The movie spins a fantastic story of love that transcends time itself. Beautifully acted and directed, it creates a world that is entirely engaging - even if it does pluck the heartstrings a tad too much from time to time.

"The Love Letter" begins when Scotty (Campbell Scott) buys a Civil War-era desk while shopping with his fiance. Later he discovers a secret compartment, and in it a letter written 134 years earlier by a young woman (Jennifer Jason Leigh). Scotty is drawn to the writer, finding out all that he can about her. He writes to her with an antique pen and ink, mails the letter with a vintage stamp at a Civil War-era post office, and, amazingly, Lizzie receives his letter and returns it. As the two learn more about each other's lives, they fall in love, defying time and space - and reason.

"It is enormously romantic, nine handkerchiefs," says director Dan Curtis (who also directed "The Winds of War" and "War and Remembrance"). "There is always a tremendous audience for a great love story.
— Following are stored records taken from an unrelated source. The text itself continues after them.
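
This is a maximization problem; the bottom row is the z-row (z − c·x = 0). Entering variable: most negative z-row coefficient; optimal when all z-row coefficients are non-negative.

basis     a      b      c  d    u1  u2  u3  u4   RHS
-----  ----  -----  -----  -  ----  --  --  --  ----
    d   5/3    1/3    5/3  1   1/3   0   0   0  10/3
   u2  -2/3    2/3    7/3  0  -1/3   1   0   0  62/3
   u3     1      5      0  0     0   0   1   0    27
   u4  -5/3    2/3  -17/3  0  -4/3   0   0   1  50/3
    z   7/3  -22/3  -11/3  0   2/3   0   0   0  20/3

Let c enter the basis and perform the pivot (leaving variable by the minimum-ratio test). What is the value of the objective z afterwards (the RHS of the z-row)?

14

Ratio test on column c — row 1: (10/3)/(5/3) = 2; row 2: (62/3)/(7/3) = 62/7; row 3: entry 0 ≤ 0; row 4: entry -17/3 ≤ 0. Minimum is 2 at row 1 (d leaves); pivot element 5/3.
Pivot on row 1; the z-row RHS becomes 20/3 − (-11/3)·2 = 14.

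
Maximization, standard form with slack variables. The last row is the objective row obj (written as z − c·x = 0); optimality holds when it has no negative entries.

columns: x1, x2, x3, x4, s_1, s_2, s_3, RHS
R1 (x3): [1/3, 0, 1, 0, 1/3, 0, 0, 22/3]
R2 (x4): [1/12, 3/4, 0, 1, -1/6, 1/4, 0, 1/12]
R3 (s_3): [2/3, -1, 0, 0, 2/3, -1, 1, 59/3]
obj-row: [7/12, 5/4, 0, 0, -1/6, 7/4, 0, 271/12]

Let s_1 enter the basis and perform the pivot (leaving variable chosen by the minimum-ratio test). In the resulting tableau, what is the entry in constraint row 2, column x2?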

The problem is trying to find a great love story that works. This story caught the imagination of everyone I took it to. Hallmark moved quickly."

"It's about two souls who keep meeting in different eras," says Mr. Scott. "I do appear in her time as a slightly different version of myself.

"There is a little bit of everything in this film. It's not just a romance. It has a bit of science fiction and a bit of Gettysburg in it - battles and all that. And I'm sure that it will appeal to a broad number of viewers."

Asked if it's difficult to handle a sentimental theme like this one nowadays, Scott says, "sentimentality is easy. It hooks us, gets viewers engaged immediately. But it's our job as actors to get to what is traveling underneath [the surface of the story]." And beneath the surface of the story - and what most appeals to him about it - is the idea that love is sustaining, that real love is more than romance.

"Part of the reason I wanted to do this film," he continues, "was because Jennifer Jason Leigh was going to be in it, and she is an actress who engages me immediately. She tries things; she makes every scene a little different."

Scott says that unlike theater, where the script is the most important element, a shooting script for a television movie is most often just a blueprint. The actors and director mold the film together as they work; making movies like this one can be even more of a collaborative effort than producing a play.

The right director is as crucial to the actor as the right actor is to the director. Scott found working with Mr. Curtis was another major plus on this project because Curtis strives for excellence.

Then, too, Curtis and Scott share an interest in the Civil War. The battlefield scenes were re-created by a group of dedicated "reenactors."

"Working with the reenactors was great fun," says Curtis. "I only had one day to shoot those scenes in - but these reenactors live and breathe the era."

His best advice, he says, came not from books but from his first assistant director. "He is a Civil War nut; everything was absolutely real, authentic. All I had to do was figure out where to put the camera."